“We think it’s a big opportunity to improve the carbon intensity of existing biofuels, help meet the low-carbon fuel standard, reduce emissions [and] start building out CCS pipelines all across the United States,” said Daniel Sanchez, a researcher at the Carnegie Institution for Science who led the research published in the Proceedings of the National Academy of Sciences.
The fermentation process in which ethanol is created generates a nearly pure stream of carbon dioxide, and right now, for the most part, it ends up in the atmosphere. The United States’ 216 ethanol refineries emit 45 million tons of the global-warming gas each year in this manner, reports the study, which was co-authored by scientists from institutions in the United States and Austria.
But one installation, Archer Daniels Midland’s Decatur Plant in Illinois, is now burying some of that carbon dioxide instead, amounting to an expected 1 million tons or more per year. Other plants could follow, attracted by the relative simplicity of separating carbon dioxide from the ethanol-making process and incentivized by legislation that just passed Congress that gives a $50-per-ton tax credit for storing large volumes of carbon deep underground.
Sanchez says applying CCS to ethanol could be the bridge that finally leads to the development of a major bioenergy and carbon capture and storage (BECCS) industry — one that is well behind schedule, if you ask the scientists who think we will need it to pull billions of tons carbon dioxide out of the atmosphere annually later in this century.
But ethanol critics — who charge that the industry is driving up food prices, indirectly causing the clearing of additional land and more — seem unlikely to be placated by the burying of carbon.
Ethanol is a bad choice to begin with, and capturing carbon would only mitigate that, argued Tim Searchinger, a researcher at the World Resources Institute and Princeton University, in response to the new study.

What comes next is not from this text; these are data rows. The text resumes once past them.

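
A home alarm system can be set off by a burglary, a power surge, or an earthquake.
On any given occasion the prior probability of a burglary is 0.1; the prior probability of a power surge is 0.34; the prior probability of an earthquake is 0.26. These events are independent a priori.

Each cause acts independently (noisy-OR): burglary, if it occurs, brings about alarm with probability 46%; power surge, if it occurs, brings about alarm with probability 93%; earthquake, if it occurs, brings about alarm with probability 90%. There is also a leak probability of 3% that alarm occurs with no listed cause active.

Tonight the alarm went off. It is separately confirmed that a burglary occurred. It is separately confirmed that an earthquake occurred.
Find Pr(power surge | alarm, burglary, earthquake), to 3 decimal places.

Under noisy-OR, P(alarm | causes) = 1 − (1−0.03)·∏(1−qᵢ) over the active causes.
Weight on power surge=true, given the evidence: 0.996333*0.34 = 0.338753
The normalizing constant is 0.94762*0.66 + 0.996333*0.34 = 0.964182
P(power surge | alarm, burglary, earthquake) = 0.338753/0.964182 ≈ 0.351

Pr(power surge | alarm, burglary, earthquake) ≈ 0.351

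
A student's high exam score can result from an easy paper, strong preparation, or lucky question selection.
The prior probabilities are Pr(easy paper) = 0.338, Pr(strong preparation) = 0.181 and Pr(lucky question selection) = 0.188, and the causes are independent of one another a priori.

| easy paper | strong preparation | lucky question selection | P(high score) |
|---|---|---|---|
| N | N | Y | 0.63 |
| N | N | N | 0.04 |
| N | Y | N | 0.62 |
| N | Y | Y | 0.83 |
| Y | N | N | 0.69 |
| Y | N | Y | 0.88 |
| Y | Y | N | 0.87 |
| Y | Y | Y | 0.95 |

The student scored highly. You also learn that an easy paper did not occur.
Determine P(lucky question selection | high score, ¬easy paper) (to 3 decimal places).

P(lucky question selection | high score, ¬easy paper) ≈ 0.515

Enumerate the 4 (strong preparation, lucky question selection) configurations and weight by the priors:
  P(high score | ¬easy paper) = 0.04·0.819·0.812 + 0.63·0.819·0.188 + 0.62·0.181·0.812 + 0.83·0.181·0.188
        = 0.026601 + 0.097002 + 0.091123 + 0.028243 = 0.242969
Keeping only the lucky question selection-present terms gives 0.125245, so
  P(lucky question selection | high score, ¬easy paper) = 0.125245 / 0.242969 ≈ 0.515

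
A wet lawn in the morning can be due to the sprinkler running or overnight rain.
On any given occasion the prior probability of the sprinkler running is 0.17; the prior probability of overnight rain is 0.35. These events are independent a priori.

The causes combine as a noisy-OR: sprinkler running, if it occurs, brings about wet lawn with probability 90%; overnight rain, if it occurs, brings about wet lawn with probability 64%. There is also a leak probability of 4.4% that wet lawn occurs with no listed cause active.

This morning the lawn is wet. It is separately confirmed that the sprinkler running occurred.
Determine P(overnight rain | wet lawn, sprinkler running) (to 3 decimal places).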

“If you are going to produce ethanol, then it would be good to apply CCS, just as if you are going to burn coal, it is good to apply CCS,” Searchinger wrote in an email. “The danger is using this prospect of CCS to increase either. My concern with this article is that its discussion, without going into these issues, claims that doing so is not just less bad but good.”
Searchinger argues that from an energy standpoint, it doesn’t make sense to grow corn to turn it into fuel — it uses land upon which solar panels would generate much more energy. Plus, corn-based ethanol comes with many consequences, including, potentially, cutting into the availability of food.
Indeed, as the industry has grown in the past decade, supported by friendly government policies that require the blending of ethanol into gasoline, an epic environmental battle has ensued.
Ethanol proponents often say the fuel is “carbon neutral” because, while carbon dioxide is released when ethanol is burned (just as with gasoline), the corn plants the ethanol came from pulled an equal amount of carbon dioxide from the atmosphere as they grew. “Ethanol and other biofuels are simply recycling atmospheric carbon,” argues the Renewable Fuels Association, the ethanol industry’s trade organization.
But critics say that is too simplistic. There are other energy costs in the process of making ethanol, and there are additional environmental consequences of growing more corn, such as the transformation of prairie landscapes and large inputs of fertilizer that can eventually contribute to algal blooms.
Moreover, these critics say, the industry would have to go beyond simply burning plants and set aside additional land that stores carbon to create a greenhouse gas benefit. Instead, it’s been charged with having the opposite effect — incentivizing farmers around the world to convert more land to cropland, thus causing even more carbon dioxide to go into the atmosphere.
Into this mix comes the new study, which says that for a cost of less than $25 per ton, ethanol refineries could prep 27 million of the 45 million tons of carbon dioxide they emit to instead be transported by pipeline. There are costs for geological injection of the CO2 and for its transportation, but with the $50-per-ton tax credit, and even more favorable paybacks from California, it could be worth it.
Indeed, the study’s economic model finds that with a hypothetical tax credit of $60, the industry would probably develop an entire new pipeline network just to transport carbon dioxide. By sequestering carbon, the carbon intensity of ethanol could drop by 40 percent, it concludes — making the fuel more competitive against gasoline from an environmental standpoint.
“I think it’s a pretty positive story and one that comes from a pretty strained marriage of something I think a lot of environmental groups might not like separately, which is corn ethanol and carbon capture,” Sanchez said.
But Searchinger says Sanchez is relying in part on an analysis that assumes the carbon neutrality of biofuels, rendering it problematic.
“The assumption of carbon neutrality is so fundamentally incorporated into the literature and other analyses that people using them don’t even realize it,” he said.
Sanchez, however, says that he does not think ethanol is carbon neutral and that sequestering carbon from the process would not go so far as to make it carbon negative — in other words, it wouldn’t lead to a net subtraction of carbon from the air.
But it would take some carbon away, and if the same process were someday applied to more advanced biofuels like cellulosic ethanol, true “negative emissions” might be possible, he said.
“If I had to bet, I’d say the ethanol industry is the first industry in the U.S. to capture half of its emissions,” Sanchez said.